Rummaging through Thurgood-Dove’s handbag, the investigators found a clue. ‘In Jane’s handbag was a card from a police officer,’ Ron recalls. ‘It had his name on it and he worked at an inner Melbourne police station.’
A member of Ron’s crew paid the policeman a visit and asked how he knew Thurgood-Dove. ‘He said he knew John, Jane’s dad, because he ran a stall at Moonee Ponds market where he bought his meat,’ Ron says. ‘He’d also lived with Jane’s sister, Susan, who he was in a relationship with for two years.’ On top of that, Thurgood-Dove cleaned the policeman’s house to boost the family income.

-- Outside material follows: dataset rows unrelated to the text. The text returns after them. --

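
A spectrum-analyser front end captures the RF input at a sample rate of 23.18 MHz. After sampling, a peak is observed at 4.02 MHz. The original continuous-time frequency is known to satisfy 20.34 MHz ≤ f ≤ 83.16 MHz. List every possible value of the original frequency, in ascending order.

Frequencies that alias to 4.02 MHz are k·fs ± 4.02 MHz for integer k ≥ 0.
k=0: 4.02 MHz.
k=1: 19.16 MHz, 27.2 MHz.
k=2: 42.34 MHz, 50.38 MHz.
k=3: 65.52 MHz, 73.56 MHz.
k=4: 88.7 MHz, 96.74 MHz.
Within [20.34 MHz, 83.16 MHz]: 27.2 MHz, 42.34 MHz, 50.38 MHz, 65.52 MHz, 73.56 MHz.

27.2 MHz, 42.34 MHz, 50.38 MHz, 65.52 MHz, 73.56 MHz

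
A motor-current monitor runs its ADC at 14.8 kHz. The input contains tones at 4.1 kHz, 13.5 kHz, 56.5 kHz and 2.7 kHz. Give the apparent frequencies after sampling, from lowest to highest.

1.3 kHz, 2.7 kHz, 4.1 kHz

fs/2 = 7.4 kHz.
4.1 kHz ≤ fs/2 = 7.4 kHz, passes unchanged.
13.5 kHz > fs/2 = 7.4 kHz, folds to fs − 13.5 kHz = 1.3 kHz.
56.5 kHz mod fs = 12.1 kHz.
12.1 kHz > fs/2 = 7.4 kHz, folds to fs − 12.1 kHz = 2.7 kHz.
2.7 kHz ≤ fs/2 = 7.4 kHz, passes unchanged.
Distinct values: {1.3 kHz, 2.7 kHz, 4.1 kHz}.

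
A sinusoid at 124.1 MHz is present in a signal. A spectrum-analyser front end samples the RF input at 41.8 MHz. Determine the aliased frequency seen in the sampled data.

124.1 MHz mod fs = 40.5 MHz.
40.5 MHz > fs/2 = 20.9 MHz, folds to fs − 40.5 MHz = 1.3 MHz.

1.3 MHz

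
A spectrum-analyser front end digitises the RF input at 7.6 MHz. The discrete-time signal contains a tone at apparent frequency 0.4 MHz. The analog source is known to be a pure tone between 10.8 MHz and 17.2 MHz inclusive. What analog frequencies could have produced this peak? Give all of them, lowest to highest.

Frequencies that alias to 0.4 MHz are k·fs ± 0.4 MHz for integer k ≥ 0.
k=0: 0.4 MHz.
k=1: 7.2 MHz, 8 MHz.
k=2: 14.8 MHz, 15.6 MHz.
k=3: 22.4 MHz, 23.2 MHz.
Within [10.8 MHz, 17.2 MHz]: 14.8 MHz, 15.6 MHz.

14.8 MHz, 15.6 MHz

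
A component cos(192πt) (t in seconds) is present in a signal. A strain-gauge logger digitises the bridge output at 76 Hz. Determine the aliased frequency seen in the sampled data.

20 Hz

ω = 192π rad/s → f = ω/(2π) = 96 Hz.
96 Hz mod fs = 20 Hz.
20 Hz ≤ fs/2 = 38 Hz, appears at 20 Hz.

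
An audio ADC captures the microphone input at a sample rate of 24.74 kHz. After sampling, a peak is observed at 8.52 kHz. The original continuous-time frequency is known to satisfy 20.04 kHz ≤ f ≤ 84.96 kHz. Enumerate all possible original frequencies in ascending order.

Frequencies that alias to 8.52 kHz are k·fs ± 8.52 kHz for integer k ≥ 0.
k=0: 8.52 kHz.
k=1: 16.22 kHz, 33.26 kHz.
k=2: 40.96 kHz, 58 kHz.
k=3: 65.7 kHz, 82.74 kHz.
k=4: 90.44 kHz, 107.48 kHz.
Within [20.04 kHz, 84.96 kHz]: 33.26 kHz, 40.96 kHz, 58 kHz, 65.7 kHz, 82.74 kHz.

33.26 kHz, 40.96 kHz, 58 kHz, 65.7 kHz, 82.74 kHz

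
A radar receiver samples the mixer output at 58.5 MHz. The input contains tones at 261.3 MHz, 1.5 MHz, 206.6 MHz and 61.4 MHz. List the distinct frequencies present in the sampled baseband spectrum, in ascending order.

1.5 MHz, 2.9 MHz, 27.3 MHz, 27.4 MHz

fs/2 = 29.25 MHz.
261.3 MHz mod fs = 27.3 MHz.
27.3 MHz ≤ fs/2 = 29.25 MHz, appears at 27.3 MHz.
1.5 MHz ≤ fs/2 = 29.25 MHz, passes unchanged.
206.6 MHz mod fs = 31.1 MHz.
31.1 MHz > fs/2 = 29.25 MHz, folds to fs − 31.1 MHz = 27.4 MHz.
61.4 MHz mod fs = 2.9 MHz.
2.9 MHz ≤ fs/2 = 29.25 MHz, appears at 2.9 MHz.
Distinct values: {1.5 MHz, 2.9 MHz, 27.3 MHz, 27.4 MHz}.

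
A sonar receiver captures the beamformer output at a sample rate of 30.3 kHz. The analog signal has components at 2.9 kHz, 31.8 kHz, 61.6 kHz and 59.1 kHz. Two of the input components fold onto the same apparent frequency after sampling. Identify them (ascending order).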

Ron says the policeman made a written statement saying he’d last spoken to Thurgood-Dove about a week before her murder. He’d phoned her while he was on night shift and she was cleaning his house. ‘He said he spoke to her for about a minute, but he was tired and didn’t want to keep talking,’ Ron recalls. ‘But when we checked the phone records we found out that the call went for a lot longer than that.’ This gave Ron new questions to ponder: Was the police officer simply mistaken, or not being open with the facts?